Thatcher, bilan mitigé pour celle qui voyait la vie en noir ou blanc

1986: Margaret Thatcher fait un discours au Parlement européen à Strasbourg, l'unioniste Ian Paisley brandit une pancarte "L'Ulster dit non"
1986: Margaret Thatcher fait un discours au Parlement européen à Strasbourg, l'unioniste Ian Paisley brandit une pancarte "L'Ulster dit non" - © AFP PHOTO/FILES/JEAN-CLAUDE DELMAS

Les invités de Matin Première dressent un portrait impressionniste de Margaret Thatcher, disparue ce lundi à l'âge de 87 ans: autoritaire, guerrière, radicale et eurosceptique mais aussi persévérante et clairvoyante.

Pour Wilfried Martens, qui était Premier ministre quand Margaret Thatcher était au pouvoir en Grande-Bretagne entre 1979 et le début des années 1990, "c'était une personnalité avec des visions très radicales, en politique intérieure mais aussi au niveau européen".

Une de ses premières expressions, employée au Conseil européen à Strasbourg en 1979, se souvient le démocrate-chrétien flamand, c'est le fameux "I want my money back".

Un héritage négatif en Europe

"Elle était eurosceptique, dit-il, quand nous avons discuté cinq ans plus tard (à Milan en 1984) la préparation des négociations sur le marché unique, elle s'était opposée, mais pendant l'été de 85 elle a finalement accepté de négocier et nous avons conclu les négociations au mois d'octobre 1985. Mais vingt ans plus tard, (...) elle disait encore que c'était la bêtise politique la plus grave qu'elle ait commise".

Aujourd'hui, le président du Parti populaire européen jette un regard critique sur la façon dont évolue l'Europe: dans les négociations, les intérêts sont devenus essentiellement nationaux, "voilà l'héritage négatif au niveau européen" de l'action de Margaret Thatcher, et David Cameron représente ses idées, selon lui.

Wilfried Martens se souvient aussi de son attitude autoritaire dans les cénacles européens habitués à un langage assez diplomatique. Il se rappelle les mots de François Mitterrand, "elle avait la bouche de Marylin et le regard de Caligula".

Côté positif, l'ancien Premier ministre belge souligne les qualités de persévérance de cette femme radicale. Fille d'épicier, elle a pu réaliser son objectif grâce à son tempérament, à son sens du devoir et à son travail énorme: "C'est un monument politique".

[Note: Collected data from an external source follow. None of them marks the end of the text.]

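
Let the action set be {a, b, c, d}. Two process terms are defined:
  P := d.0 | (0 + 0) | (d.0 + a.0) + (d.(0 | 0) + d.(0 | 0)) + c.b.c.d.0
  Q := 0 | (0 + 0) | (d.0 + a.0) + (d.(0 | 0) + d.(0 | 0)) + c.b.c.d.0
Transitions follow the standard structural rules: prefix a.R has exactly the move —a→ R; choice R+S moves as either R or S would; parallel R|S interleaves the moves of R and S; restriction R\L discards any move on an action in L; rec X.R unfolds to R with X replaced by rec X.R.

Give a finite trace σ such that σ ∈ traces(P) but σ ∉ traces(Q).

ad

P's transition system — 9 states:
  u0 = d.0 | (0 + 0) | (d.0 + a.0) + (d.(0 | 0) + d.(0 | 0)) + c.b.c.d.0 has moves —a→ u1, —c→ u2, —d→ u1, —d→ u3, —d→ u4
  u1 = d.0 | (0 + 0) | 0 has moves —d→ u5
  u2 = b.c.d.0 has moves —b→ u6
  u3 = 0 | (0 + 0) | (d.0 + a.0) has moves —a→ u5, —d→ u5
  u4 = 0 | 0 has moves ∅
  u5 = 0 | (0 + 0) | 0 has moves ∅
  u6 = c.d.0 has moves —c→ u7
  u7 = d.0 has moves —d→ u8
  u8 = 0 has moves ∅
Q's transition system — 7 states:
  v0 = 0 | (0 + 0) | (d.0 + a.0) + (d.(0 | 0) + d.(0 | 0)) + c.b.c.d.0 has moves —a→ v1, —c→ v2, —d→ v1, —d→ v3
  v1 = 0 | (0 + 0) | 0 has moves ∅
  v2 = b.c.d.0 has moves —b→ v4
  v3 = 0 | 0 has moves ∅
  v4 = c.d.0 has moves —c→ v5
  v5 = d.0 has moves —d→ v6
  v6 = 0 has moves ∅
Executing ad from P (initial set {u0}):
  step 1 (a): {u1}
  step 2 (d): {u5}
  ✓ P
Executing ad from Q (initial set {v0}):
  step 1 (a): {v1}
  step 2 (d): no successor for Q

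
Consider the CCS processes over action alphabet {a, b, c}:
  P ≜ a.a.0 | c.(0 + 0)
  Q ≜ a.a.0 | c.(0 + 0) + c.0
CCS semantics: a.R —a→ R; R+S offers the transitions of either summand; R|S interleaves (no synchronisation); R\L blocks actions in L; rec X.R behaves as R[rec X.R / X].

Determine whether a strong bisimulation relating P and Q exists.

P's transition system — 6 states:
  s0 = a.a.0 | c.(0 + 0) → —a→ s1, —c→ s2
  s1 = a.0 | c.(0 + 0) → —a→ s3, —c→ s4
  s2 = a.a.0 | (0 + 0) → —a→ s4
  s3 = 0 | c.(0 + 0) → —c→ s5
  s4 = a.0 | (0 + 0) → —a→ s5
  s5 = 0 | (0 + 0) → deadlocked
Q's transition system — 7 states:
  t0 = a.a.0 | c.(0 + 0) + c.0 → —a→ t1, —c→ t2, —c→ t3
  t1 = a.0 | c.(0 + 0) → —a→ t4, —c→ t5
  t2 = 0 → deadlocked
  t3 = a.a.0 | (0 + 0) → —a→ t5
  t4 = 0 | c.(0 + 0) → —c→ t6
  t5 = a.0 | (0 + 0) → —a→ t6
  t6 = 0 | (0 + 0) → deadlocked
Partition-refinement fixed point:
  B0 = {s0}
  B1 = {s2, t3}
  B2 = {s4, t5}
  B3 = {s5, t2, t6}
  B4 = {s1, t1}
  B5 = {s3, t4}
  B6 = {t0}
s0 ∈ B0, t0 ∈ B6 → different blocks

NO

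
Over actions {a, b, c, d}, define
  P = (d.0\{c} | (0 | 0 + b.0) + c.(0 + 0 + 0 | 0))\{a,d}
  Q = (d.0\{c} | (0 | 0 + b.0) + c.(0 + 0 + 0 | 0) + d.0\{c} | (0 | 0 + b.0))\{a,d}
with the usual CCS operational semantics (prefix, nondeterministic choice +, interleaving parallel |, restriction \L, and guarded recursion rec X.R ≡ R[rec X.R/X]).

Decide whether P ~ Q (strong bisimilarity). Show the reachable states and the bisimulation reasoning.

bisimilar

LTS(P): 3 reachable states
  s0 = (d.0\{c} | (0 | 0 + b.0) + c.(0 + 0 + 0 | 0))\{a,d} → =b=> s1, =c=> s2
  s1 = (d.0\{c} | 0)\{a,d} → deadlocked
  s2 = (0 + 0 + 0 | 0)\{a,d} → deadlocked
LTS(Q): 3 reachable states
  t0 = (d.0\{c} | (0 | 0 + b.0) + c.(0 + 0 + 0 | 0) + d.0\{c} | (0 | 0 + b.0))\{a,d} → =b=> t1, =c=> t2
  t1 = (d.0\{c} | 0)\{a,d} → deadlocked
  t2 = (0 + 0 + 0 | 0)\{a,d} → deadlocked
Partition-refinement fixed point:
  B0 = {s0, t0}
  B1 = {s1, s2, t1, t2}
s0 ∈ B0, t0 ∈ B0 → same block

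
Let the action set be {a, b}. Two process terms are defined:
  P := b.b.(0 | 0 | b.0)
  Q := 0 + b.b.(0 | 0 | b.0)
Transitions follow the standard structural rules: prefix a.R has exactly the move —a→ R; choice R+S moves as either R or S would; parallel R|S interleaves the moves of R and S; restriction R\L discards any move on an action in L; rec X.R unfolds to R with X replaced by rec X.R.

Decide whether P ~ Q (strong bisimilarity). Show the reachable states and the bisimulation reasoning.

LTS(P): 4 reachable states
  u0 = b.b.(0 | 0 | b.0) :: ··b··> u1
  u1 = b.(0 | 0 | b.0) :: ··b··> u2
  u2 = 0 | 0 | b.0 :: ··b··> u3
  u3 = 0 | 0 | 0 :: (no moves)
LTS(Q): 4 reachable states
  v0 = 0 + b.b.(0 | 0 | b.0) :: ··b··> v1
  v1 = b.(0 | 0 | b.0) :: ··b··> v2
  v2 = 0 | 0 | b.0 :: ··b··> v3
  v3 = 0 | 0 | 0 :: (no moves)
Coarsest stable partition (strong bisimilarity classes):
  B0 = {u0, v0}
  B1 = {u1, v1}
  B2 = {u2, v2}
  B3 = {u3, v3}
u0 ∈ B0, v0 ∈ B0 → same block

bisimilar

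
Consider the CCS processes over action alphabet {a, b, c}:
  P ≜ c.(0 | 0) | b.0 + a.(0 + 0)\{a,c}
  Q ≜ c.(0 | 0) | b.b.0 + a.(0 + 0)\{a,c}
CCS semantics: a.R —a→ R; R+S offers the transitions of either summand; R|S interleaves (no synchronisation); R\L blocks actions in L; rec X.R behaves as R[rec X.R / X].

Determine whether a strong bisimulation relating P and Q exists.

P ≁ Q

P's transition system — 5 states:
  u0 = c.(0 | 0) | b.0 + a.(0 + 0)\{a,c} | --a--▸ u1, --b--▸ u2, --c--▸ u3
  u1 = (0 + 0)\{a,c} | (no moves)
  u2 = c.(0 | 0) | 0 | --c--▸ u4
  u3 = 0 | 0 | b.0 | --b--▸ u4
  u4 = 0 | 0 | 0 | (no moves)
Q's transition system — 7 states:
  v0 = c.(0 | 0) | b.b.0 + a.(0 + 0)\{a,c} | --a--▸ v1, --b--▸ v2, --c--▸ v3
  v1 = (0 + 0)\{a,c} | (no moves)
  v2 = c.(0 | 0) | b.0 | --b--▸ v4, --c--▸ v5
  v3 = 0 | 0 | b.b.0 | --b--▸ v5
  v4 = c.(0 | 0) | 0 | --c--▸ v6
  v5 = 0 | 0 | b.0 | --b--▸ v6
  v6 = 0 | 0 | 0 | (no moves)
Partition-refinement fixed point:
  B0 = {u0}
  B1 = {u3, v5}
  B2 = {u1, u4, v1, v6}
  B3 = {u2, v4}
  B4 = {v0}
  B5 = {v2}
  B6 = {v3}
u0 ∈ B0, v0 ∈ B4 → different blocks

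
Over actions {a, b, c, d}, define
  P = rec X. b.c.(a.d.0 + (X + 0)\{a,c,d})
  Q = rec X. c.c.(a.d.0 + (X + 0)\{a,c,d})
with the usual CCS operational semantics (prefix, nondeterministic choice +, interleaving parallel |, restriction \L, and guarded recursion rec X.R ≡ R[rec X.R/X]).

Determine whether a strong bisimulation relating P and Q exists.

P's transition system — 6 states:
  u0 = rec X. b.c.(a.d.0 + (X + 0)\{a,c,d}) :: ··b··> u1
  u1 = c.(a.d.0 + ((rec X. b.c.(a.d.0 + (X + 0)\{a,c,d})) + 0)\{a,c,d}) :: ··c··> u2
  u2 = a.d.0 + ((rec X. b.c.(a.d.0 + (X + 0)\{a,c,d})) + 0)\{a,c,d} :: ··a··> u3, ··b··> u4
  u3 = d.0 :: ··d··> u5
  u4 = (c.(a.d.0 + ((rec X. b.c.(a.d.0 + (X + 0)\{a,c,d})) + 0)\{a,c,d}))\{a,c,d} :: deadlocked
  u5 = 0 :: deadlocked
Q's transition system — 5 states:
  v0 = rec X. c.c.(a.d.0 + (X + 0)\{a,c,d}) :: ··c··> v1
  v1 = c.(a.d.0 + ((rec X. c.c.(a.d.0 + (X + 0)\{a,c,d})) + 0)\{a,c,d}) :: ··c··> v2
  v2 = a.d.0 + ((rec X. c.c.(a.d.0 + (X + 0)\{a,c,d})) + 0)\{a,c,d} :: ··a··> v3
  v3 = d.0 :: ··d··> v4
  v4 = 0 :: deadlocked
Coarsest stable partition (strong bisimilarity classes):
  B0 = {u0}
  B1 = {u1}
  B2 = {u2}
  B3 = {u4, u5, v4}
  B4 = {u3, v3}
  B5 = {v0}
  B6 = {v1}
  B7 = {v2}
u0 ∈ B0, v0 ∈ B5 → different blocks

NO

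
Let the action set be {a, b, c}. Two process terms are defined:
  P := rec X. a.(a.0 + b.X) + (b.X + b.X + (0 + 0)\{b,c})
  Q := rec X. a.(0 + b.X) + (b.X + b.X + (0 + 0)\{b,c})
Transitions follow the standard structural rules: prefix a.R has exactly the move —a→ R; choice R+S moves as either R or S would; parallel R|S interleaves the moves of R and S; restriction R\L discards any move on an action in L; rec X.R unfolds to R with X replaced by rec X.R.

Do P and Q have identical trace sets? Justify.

LTS(P): 3 reachable states
  u0 = rec X. a.(a.0 + b.X) + (b.X + b.X + (0 + 0)\{b,c}) has moves -a-> u1, -b-> u0
  u1 = a.0 + b.(rec X. a.(a.0 + b.X) + (b.X + b.X + (0 + 0)\{b,c})) has moves -a-> u2, -b-> u0
  u2 = 0 has moves deadlocked
LTS(Q): 2 reachable states
  v0 = rec X. a.(0 + b.X) + (b.X + b.X + (0 + 0)\{b,c}) has moves -a-> v1, -b-> v0
  v1 = 0 + b.(rec X. a.(0 + b.X) + (b.X + b.X + (0 + 0)\{b,c})) has moves -b-> v0
Run σ = ⟨aa⟩ on P: start {u0}
  [1] a ⇒ {u1}
  [2] a ⇒ {u2}
  P completes σ.
Run σ = ⟨aa⟩ on Q: start {v0}
  [1] a ⇒ {v1}
  [2] a ⇒ ∅  — Q cannot continue

NO — witness ⟨aa⟩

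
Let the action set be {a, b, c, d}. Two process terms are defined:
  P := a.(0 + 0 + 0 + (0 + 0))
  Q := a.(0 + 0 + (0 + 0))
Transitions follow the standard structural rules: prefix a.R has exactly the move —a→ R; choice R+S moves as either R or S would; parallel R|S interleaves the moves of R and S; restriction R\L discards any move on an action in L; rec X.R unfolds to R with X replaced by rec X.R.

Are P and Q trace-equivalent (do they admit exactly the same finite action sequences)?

LTS(P): 2 reachable states
  m0 = a.(0 + 0 + 0 + (0 + 0)) → =a=> m1
  m1 = 0 + 0 + 0 + (0 + 0) → deadlocked
LTS(Q): 2 reachable states
  n0 = a.(0 + 0 + (0 + 0)) → =a=> n1
  n1 = 0 + 0 + (0 + 0) → deadlocked
Partition-refinement fixed point:
  B0 = {m0, n0}
  B1 = {m1, n1}
m0 ∈ B0, n0 ∈ B0 → same block
Bisimilar ⇒ trace-equivalent.

traces(P) = traces(Q)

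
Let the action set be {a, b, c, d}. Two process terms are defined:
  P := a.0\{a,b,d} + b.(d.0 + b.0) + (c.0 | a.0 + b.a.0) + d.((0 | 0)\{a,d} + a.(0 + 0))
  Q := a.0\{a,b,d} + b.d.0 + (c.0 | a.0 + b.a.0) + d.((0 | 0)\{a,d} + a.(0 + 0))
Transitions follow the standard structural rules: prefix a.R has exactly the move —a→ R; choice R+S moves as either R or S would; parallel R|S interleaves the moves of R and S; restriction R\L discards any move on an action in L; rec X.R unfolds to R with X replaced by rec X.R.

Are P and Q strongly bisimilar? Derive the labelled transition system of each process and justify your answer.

P ≁ Q

LTS(P): 10 reachable states
  u0 = a.0\{a,b,d} + b.(d.0 + b.0) + (c.0 | a.0 + b.a.0) + d.((0 | 0)\{a,d} + a.(0 + 0)) ⊢ -a-> u1, -a-> u2, -b-> u3, -b-> u4, -c-> u5, -d-> u6
  u1 = 0\{a,b,d} ⊢ deadlocked
  u2 = c.0 | 0 ⊢ -c-> u7
  u3 = a.0 ⊢ -a-> u8
  u4 = d.0 + b.0 ⊢ -b-> u8, -d-> u8
  u5 = 0 | a.0 ⊢ -a-> u7
  u6 = (0 | 0)\{a,d} + a.(0 + 0) ⊢ -a-> u9
  u7 = 0 | 0 ⊢ deadlocked
  u8 = 0 ⊢ deadlocked
  u9 = 0 + 0 ⊢ deadlocked
LTS(Q): 10 reachable states
  v0 = a.0\{a,b,d} + b.d.0 + (c.0 | a.0 + b.a.0) + d.((0 | 0)\{a,d} + a.(0 + 0)) ⊢ -a-> v1, -a-> v2, -b-> v3, -b-> v4, -c-> v5, -d-> v6
  v1 = 0\{a,b,d} ⊢ deadlocked
  v2 = c.0 | 0 ⊢ -c-> v7
  v3 = a.0 ⊢ -a-> v8
  v4 = d.0 ⊢ -d-> v8
  v5 = 0 | a.0 ⊢ -a-> v7
  v6 = (0 | 0)\{a,d} + a.(0 + 0) ⊢ -a-> v9
  v7 = 0 | 0 ⊢ deadlocked
  v8 = 0 ⊢ deadlocked
  v9 = 0 + 0 ⊢ deadlocked
Coarsest stable partition (strong bisimilarity classes):
  B0 = {u0}
  B1 = {u2, v2}
  B2 = {u1, u7, u8, u9, v1, v7, v8, v9}
  B3 = {u4}
  B4 = {u3, u5, u6, v3, v5, v6}
  B5 = {v0}
  B6 = {v4}
u0 ∈ B0, v0 ∈ B5 → different blocks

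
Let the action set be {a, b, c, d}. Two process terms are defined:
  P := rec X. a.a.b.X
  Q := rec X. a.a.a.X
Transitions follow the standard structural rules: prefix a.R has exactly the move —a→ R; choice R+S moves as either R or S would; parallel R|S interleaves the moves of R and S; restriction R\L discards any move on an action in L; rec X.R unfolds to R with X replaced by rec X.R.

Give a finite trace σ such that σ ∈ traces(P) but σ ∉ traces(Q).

aab

P's transition system — 3 states:
  u0 = rec X. a.a.b.X :: =a=> u1
  u1 = a.b.(rec X. a.a.b.X) :: =a=> u2
  u2 = b.(rec X. a.a.b.X) :: =b=> u0
Q's transition system — 3 states:
  v0 = rec X. a.a.a.X :: =a=> v1
  v1 = a.a.(rec X. a.a.a.X) :: =a=> v2
  v2 = a.(rec X. a.a.a.X) :: =a=> v0
Run σ = ⟨aab⟩ on P: start {u0}
  [1] a ⇒ {u1}
  [2] a ⇒ {u2}
  [3] b ⇒ {u0}
  P completes σ.
Run σ = ⟨aab⟩ on Q: start {v0}
  [1] a ⇒ {v1}
  [2] a ⇒ {v2}
  [3] b ⇒ no successor for Q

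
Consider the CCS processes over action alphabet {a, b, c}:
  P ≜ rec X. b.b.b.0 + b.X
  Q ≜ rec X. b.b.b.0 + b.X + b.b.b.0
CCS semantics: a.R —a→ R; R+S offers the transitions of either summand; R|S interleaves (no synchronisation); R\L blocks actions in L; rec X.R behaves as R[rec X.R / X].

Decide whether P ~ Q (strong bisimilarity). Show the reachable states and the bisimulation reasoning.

YES

LTS(P): 4 reachable states
  m0 = rec X. b.b.b.0 + b.X → =b=> m0, =b=> m1
  m1 = b.b.0 → =b=> m2
  m2 = b.0 → =b=> m3
  m3 = 0 → (no moves)
LTS(Q): 4 reachable states
  n0 = rec X. b.b.b.0 + b.X + b.b.b.0 → =b=> n0, =b=> n1
  n1 = b.b.0 → =b=> n2
  n2 = b.0 → =b=> n3
  n3 = 0 → (no moves)
Coarsest stable partition (strong bisimilarity classes):
  B0 = {m0, n0}
  B1 = {m1, n1}
  B2 = {m2, n2}
  B3 = {m3, n3}
m0 ∈ B0, n0 ∈ B0 → same block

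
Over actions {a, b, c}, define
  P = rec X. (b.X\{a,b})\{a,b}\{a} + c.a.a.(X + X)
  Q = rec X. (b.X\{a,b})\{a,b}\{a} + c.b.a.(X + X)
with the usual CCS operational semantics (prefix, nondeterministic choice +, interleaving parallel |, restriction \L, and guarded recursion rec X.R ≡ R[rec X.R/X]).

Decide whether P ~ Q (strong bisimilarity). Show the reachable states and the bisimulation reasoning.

P ≁ Q

Reachable graph of P (4 states):
  s0 = rec X. (b.X\{a,b})\{a,b}\{a} + c.a.a.(X + X) ⊢ —c→ s1
  s1 = a.a.((rec X. (b.X\{a,b})\{a,b}\{a} + c.a.a.(X + X)) + (rec X. (b.X\{a,b})\{a,b}\{a} + c.a.a.(X + X))) ⊢ —a→ s2
  s2 = a.((rec X. (b.X\{a,b})\{a,b}\{a} + c.a.a.(X + X)) + (rec X. (b.X\{a,b})\{a,b}\{a} + c.a.a.(X + X))) ⊢ —a→ s3
  s3 = (rec X. (b.X\{a,b})\{a,b}\{a} + c.a.a.(X + X)) + (rec X. (b.X\{a,b})\{a,b}\{a} + c.a.a.(X + X)) ⊢ —c→ s1
Reachable graph of Q (4 states):
  t0 = rec X. (b.X\{a,b})\{a,b}\{a} + c.b.a.(X + X) ⊢ —c→ t1
  t1 = b.a.((rec X. (b.X\{a,b})\{a,b}\{a} + c.b.a.(X + X)) + (rec X. (b.X\{a,b})\{a,b}\{a} + c.b.a.(X + X))) ⊢ —b→ t2
  t2 = a.((rec X. (b.X\{a,b})\{a,b}\{a} + c.b.a.(X + X)) + (rec X. (b.X\{a,b})\{a,b}\{a} + c.b.a.(X + X))) ⊢ —a→ t3
  t3 = (rec X. (b.X\{a,b})\{a,b}\{a} + c.b.a.(X + X)) + (rec X. (b.X\{a,b})\{a,b}\{a} + c.b.a.(X + X)) ⊢ —c→ t1
Coarsest stable partition (strong bisimilarity classes):
  B0 = {s0, s3}
  B1 = {s1}
  B2 = {s2}
  B3 = {t0, t3}
  B4 = {t1}
  B5 = {t2}
s0 ∈ B0, t0 ∈ B3 → different blocks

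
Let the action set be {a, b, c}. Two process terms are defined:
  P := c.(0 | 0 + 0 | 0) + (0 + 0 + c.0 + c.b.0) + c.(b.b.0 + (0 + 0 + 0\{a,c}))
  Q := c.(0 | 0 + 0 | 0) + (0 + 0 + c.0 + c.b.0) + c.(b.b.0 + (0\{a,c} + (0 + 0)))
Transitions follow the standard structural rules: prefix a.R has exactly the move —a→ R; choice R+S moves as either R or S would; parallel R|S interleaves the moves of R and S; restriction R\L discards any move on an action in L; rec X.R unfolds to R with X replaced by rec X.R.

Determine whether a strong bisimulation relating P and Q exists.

P's transition system — 5 states:
  s0 = c.(0 | 0 + 0 | 0) + (0 + 0 + c.0 + c.b.0) + c.(b.b.0 + (0 + 0 + 0\{a,c})) :: ··c··> s1, ··c··> s2, ··c··> s3, ··c··> s4
  s1 = 0 :: (no moves)
  s2 = 0 | 0 + 0 | 0 :: (no moves)
  s3 = b.0 :: ··b··> s1
  s4 = b.b.0 + (0 + 0 + 0\{a,c}) :: ··b··> s3
Q's transition system — 5 states:
  t0 = c.(0 | 0 + 0 | 0) + (0 + 0 + c.0 + c.b.0) + c.(b.b.0 + (0\{a,c} + (0 + 0))) :: ··c··> t1, ··c··> t2, ··c··> t3, ··c··> t4
  t1 = 0 :: (no moves)
  t2 = 0 | 0 + 0 | 0 :: (no moves)
  t3 = b.0 :: ··b··> t1
  t4 = b.b.0 + (0\{a,c} + (0 + 0)) :: ··b··> t3
Coarsest stable partition (strong bisimilarity classes):
  B0 = {s0, t0}
  B1 = {s1, s2, t1, t2}
  B2 = {s4, t4}
  B3 = {s3, t3}
s0 ∈ B0, t0 ∈ B0 → same block

P ~ Q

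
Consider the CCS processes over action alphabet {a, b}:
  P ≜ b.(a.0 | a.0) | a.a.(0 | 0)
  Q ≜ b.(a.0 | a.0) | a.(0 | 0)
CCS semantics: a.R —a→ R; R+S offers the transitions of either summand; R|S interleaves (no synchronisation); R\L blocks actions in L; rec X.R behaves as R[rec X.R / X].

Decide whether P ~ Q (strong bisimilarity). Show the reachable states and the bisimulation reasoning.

not bisimilar

LTS(P): 15 reachable states
  u0 = b.(a.0 | a.0) | a.a.(0 | 0) ⊢ =a=> u1, =b=> u2
  u1 = b.(a.0 | a.0) | a.(0 | 0) ⊢ =a=> u3, =b=> u4
  u2 = a.0 | a.0 | a.a.(0 | 0) ⊢ =a=> u4, =a=> u5, =a=> u6
  u3 = b.(a.0 | a.0) | (0 | 0) ⊢ =b=> u7
  u4 = a.0 | a.0 | a.(0 | 0) ⊢ =a=> u7, =a=> u8, =a=> u9
  u5 = 0 | a.0 | a.a.(0 | 0) ⊢ =a=> u10, =a=> u8
  u6 = a.0 | 0 | a.a.(0 | 0) ⊢ =a=> u10, =a=> u9
  u7 = a.0 | a.0 | (0 | 0) ⊢ =a=> u11, =a=> u12
  u8 = 0 | a.0 | a.(0 | 0) ⊢ =a=> u11, =a=> u13
  u9 = a.0 | 0 | a.(0 | 0) ⊢ =a=> u12, =a=> u13
  u10 = 0 | 0 | a.a.(0 | 0) ⊢ =a=> u13
  u11 = 0 | a.0 | (0 | 0) ⊢ =a=> u14
  u12 = a.0 | 0 | (0 | 0) ⊢ =a=> u14
  u13 = 0 | 0 | a.(0 | 0) ⊢ =a=> u14
  u14 = 0 | 0 | (0 | 0) ⊢ ·
LTS(Q): 10 reachable states
  v0 = b.(a.0 | a.0) | a.(0 | 0) ⊢ =a=> v1, =b=> v2
  v1 = b.(a.0 | a.0) | (0 | 0) ⊢ =b=> v3
  v2 = a.0 | a.0 | a.(0 | 0) ⊢ =a=> v3, =a=> v4, =a=> v5
  v3 = a.0 | a.0 | (0 | 0) ⊢ =a=> v6, =a=> v7
  v4 = 0 | a.0 | a.(0 | 0) ⊢ =a=> v6, =a=> v8
  v5 = a.0 | 0 | a.(0 | 0) ⊢ =a=> v7, =a=> v8
  v6 = 0 | a.0 | (0 | 0) ⊢ =a=> v9
  v7 = a.0 | 0 | (0 | 0) ⊢ =a=> v9
  v8 = 0 | 0 | a.(0 | 0) ⊢ =a=> v9
  v9 = 0 | 0 | (0 | 0) ⊢ ·
Bisimilarity quotient blocks:
  B0 = {u0}
  B1 = {u1, v0}
  B2 = {u4, u5, u6, v2}
  B3 = {u10, u7, u8, u9, v3, v4, v5}
  B4 = {u11, u12, u13, v6, v7, v8}
  B5 = {u14, v9}
  B6 = {u3, v1}
  B7 = {u2}
u0 ∈ B0, v0 ∈ B1 → different blocks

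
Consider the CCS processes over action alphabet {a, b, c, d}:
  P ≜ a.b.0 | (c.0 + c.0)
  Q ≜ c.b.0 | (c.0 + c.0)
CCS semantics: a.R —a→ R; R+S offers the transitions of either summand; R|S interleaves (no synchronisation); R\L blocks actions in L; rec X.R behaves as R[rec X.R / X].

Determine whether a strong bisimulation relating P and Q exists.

NO

P's transition system — 6 states:
  u0 = a.b.0 | (c.0 + c.0) → —a→ u1, —c→ u2
  u1 = b.0 | (c.0 + c.0) → —b→ u3, —c→ u4
  u2 = a.b.0 | 0 → —a→ u4
  u3 = 0 | (c.0 + c.0) → —c→ u5
  u4 = b.0 | 0 → —b→ u5
  u5 = 0 | 0 → (no moves)
Q's transition system — 6 states:
  v0 = c.b.0 | (c.0 + c.0) → —c→ v1, —c→ v2
  v1 = b.0 | (c.0 + c.0) → —b→ v3, —c→ v4
  v2 = c.b.0 | 0 → —c→ v4
  v3 = 0 | (c.0 + c.0) → —c→ v5
  v4 = b.0 | 0 → —b→ v5
  v5 = 0 | 0 → (no moves)
Coarsest stable partition (strong bisimilarity classes):
  B0 = {u0}
  B1 = {u1, v1}
  B2 = {u3, v3}
  B3 = {u5, v5}
  B4 = {u4, v4}
  B5 = {u2}
  B6 = {v0}
  B7 = {v2}
u0 ∈ B0, v0 ∈ B6 → different blocks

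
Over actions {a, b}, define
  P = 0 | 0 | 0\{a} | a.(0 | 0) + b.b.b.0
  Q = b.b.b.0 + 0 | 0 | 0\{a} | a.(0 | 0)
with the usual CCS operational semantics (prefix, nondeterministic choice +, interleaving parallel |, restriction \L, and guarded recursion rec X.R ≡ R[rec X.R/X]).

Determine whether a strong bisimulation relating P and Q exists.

YES

P's transition system — 5 states:
  u0 = 0 | 0 | 0\{a} | a.(0 | 0) + b.b.b.0 | -a-> u1, -b-> u2
  u1 = 0 | 0 | 0\{a} | (0 | 0) | stopped
  u2 = b.b.0 | -b-> u3
  u3 = b.0 | -b-> u4
  u4 = 0 | stopped
Q's transition system — 5 states:
  v0 = b.b.b.0 + 0 | 0 | 0\{a} | a.(0 | 0) | -a-> v1, -b-> v2
  v1 = 0 | 0 | 0\{a} | (0 | 0) | stopped
  v2 = b.b.0 | -b-> v3
  v3 = b.0 | -b-> v4
  v4 = 0 | stopped
Coarsest stable partition (strong bisimilarity classes):
  B0 = {u0, v0}
  B1 = {u2, v2}
  B2 = {u3, v3}
  B3 = {u1, u4, v1, v4}
u0 ∈ B0, v0 ∈ B0 → same block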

Bilan mitigé avec des éléments positifs

De même que la presse voit en Margaret Thatcher le symbole d'un ultralibéralisme qui a mené à la crise actuelle, d'autres observateurs dressent un bilan mitigé de la Dame de fer.

Le député travailliste britannique Denis McShane estime que "historiquement, elle sera jugée comme un grand chef, (...) elle a redressé l'Angleterre aplatie malheureusement de façon assez sauvage. C'était une guerrière, elle est rentrée en guerre contre les syndicats, qui étaient les plus bêtes de l'Europe, presque pires que les syndicats français, atteints d'un militantisme hors de contrôle, contre les communistes, comme contre la junte argentine, fasciste et antisémite. Pour elle, la vie était noire ou blanche, il n'y avait pas de compromis".

Le vrai héritage de Margaret Thatcher qui, au soir de sa vie, souhaitait que la Grande-Bretagne quitte l'Union européenne, sera peut-être réalisé par David Cameron avec son référendum, dit cet ancien journaliste et ancien ministre travailliste.

Le professeur à la London School of Economics Paul De Grauwe souligne quelques éléments positifs dans l'héritage de la Dame de fer. Elle a permis par la privatisation de la production de l'acier et de toute une série d'autres activités économiques d'augmenter l'efficacité de la production et a rendu à l'Etat son rôle d'arbitre.

Sur la politique de dérégulation, l'ancien sénateur Open Vld estime qu'il y a eu erreur de penser que les marchés financiers sont efficaces et peuvent s'autoréguler.

Enfin pour le politogue Philippe Marlière, Margaret Thatcher est un produit de la Deuxième guerre mondiale et de la guerre froide: "Sur le plan géopolitique, sur le plan idéologique, Thatcher était de cette génération de François Mitterrand (…) Elle ne faisait pas confiance aux Allemands (...) Elle a aussi évidemment suivi de très près ce qui se passait en Union soviétique. Elle était aussi pro-Américaine, très largement pro-Atlantique".